Имя Валентина Катаева мне встречается в первый раз.

Его повесть «Растратчики» напечатана в трех последних выпусках «Красной нови». Она мне показалась очень живой с первых страниц. Но последние главы не только живы, а почти совсем прекрасны.

Оговорюсь, что с точки зрения узколитературной повесть, может быть, и не очень замечательна. Никакой особой новизны, никакой литературной изобретательности в ней нет. Но за ней чувствуется одаренный человек, щедрый сердцем и умный. Выйдет ли из этого человека богатый художник, – кто знает? Но во всяком случае, уже и сейчас все, что бы он ни написал, окажется, вероятно, много привлекательнее какой-нибудь мертвечины, вроде тыняновского романа «Кюхля», который за сто верст «воняет литературой», – по тургеневскому выражению (да и не очень доброкачественной литературой).

«Растратчики» – рассказ о том, как некий советский бухгалтер с неким кассиром, забрав двенадцать тысяч казенных денег, принялись их пропивать и прогуливать, предчувствуя неизбежность конца, оттягивая его, страшась его, замалчивая и содрогаясь.

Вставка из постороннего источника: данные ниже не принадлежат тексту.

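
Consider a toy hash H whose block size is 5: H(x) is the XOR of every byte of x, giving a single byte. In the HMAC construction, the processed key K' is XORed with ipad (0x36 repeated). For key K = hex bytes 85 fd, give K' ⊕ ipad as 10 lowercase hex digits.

Key hex bytes 85 fd is 2 bytes ≤ B = 5; zero-pad to 5 bytes: K' = 85 fd 00 00 00.
XOR each byte with 0x36: 85⊕36=b3, fd⊕36=cb, 00⊕36=36, 00⊕36=36, 00⊕36=36.

b3cb363636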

Это – тема, излюбленная нашими новыми писателями. У Лидина, в книге, называющейся, кажется, «Корабли идут», есть такой же рассказ, тоже о кассире. Есть нечто подобное и у Ал. Толстого, у Никитина и других. Для Лидина тема оказалась подлинной находкой. Он своего растратчика описал так остро и «человечно», что даже недоумеваешь: тот же ли это Лидин, который тут же рядом ничтожен?

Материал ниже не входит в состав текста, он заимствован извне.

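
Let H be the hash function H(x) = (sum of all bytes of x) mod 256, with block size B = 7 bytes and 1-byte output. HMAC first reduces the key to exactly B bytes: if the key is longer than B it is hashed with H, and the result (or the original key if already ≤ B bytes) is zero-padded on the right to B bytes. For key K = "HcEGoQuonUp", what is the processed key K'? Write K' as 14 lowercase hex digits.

0e000000000000

|K| = 11 > B = 7, so first hash the key.
H(K): sum = 72+99+69+71+111+81+117+111+110+85+112 = 1038; mod 256 = 14 → 0e.
Zero-pad H(K) = 0e to 7 bytes: K' = 0e 00 00 00 00 00 00.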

У Катаева меньше лирики и пронзительно-истерических нот, чем у Лидина, меньше трагизма. Катаев свое повествование разбавляет анекдотами, разукрашивает густыми реалистическими «мазками». Но тему – гибель человека – он все-таки понимает и ощущает вполне. В анекдотах и мазках он ни разу не фальшивит и не падает. В конце концов, нечто отдаленно похожее на «ужас и жалость», от чтения его повести остается. В книге Григория Ландау, о которой я писал на прошлой неделе, есть афоризм о том, что «рок бывает не только чужой волей, но и собственным безволием». В этом смысле и в этой плоскости возможна трагедия, осью которой окажется не несчастный и мощный герой, а пьяненький кассир, любитель «закусить, выпить, и прочее». И так как герои на свете перевелись, а жажда осталась, то внимание обращается к тем жертвам, которых хоть и без усилий и «перипетий», а все-таки толкают по «сияющему пути гибели» истинные и суровые начала мира.


< «ВСЕ В МАСКАХ, КРОМЕ ОДНОЙ» С.ЮШКЕВИЧА. – НА ЛЕКЦИЯХ МЕРЕЖКОВСКОГО>

1.

«Улица. Синяя ночь. Ночные ритмы, ночные в золоте света, краски и линии. Таинственная, манящая музыка ночи, замирающая в шуме и оживающая в паузах. Пестрая тающая стена Прохожих – Ночных гуляк, Бездомных женщин. Двое юношей. Свежие, молодые голоса».

Пьеса с такими примечаниями кажется написанной лет двадцать или даже двадцать пять тому назад, – когда читались рефераты о «чарах города», когда ставились «в сукнах» мрачно-символические драмы, когда Комиссаржевская еще мечтала об «уловлении нового трепета»… Двадцать лет прошло с тех пор по календарю и солнцу, но тысячелетием кажутся эти годы для сознания человека. Повторим формулу Надсона: «мало прожито, много пережито».

Однако строки о «ночных ритмах» прочел я не в «Весах», не в «Золотом руне», а в «Воле России» за 1927 год. Они являются «ремаркой» к комедии Юшкевича «Все в масках, кроме одной». Название очень характерно: своей откровенной «пиранделллистичностью» оно стремится дать комедии черты ультрасовременные.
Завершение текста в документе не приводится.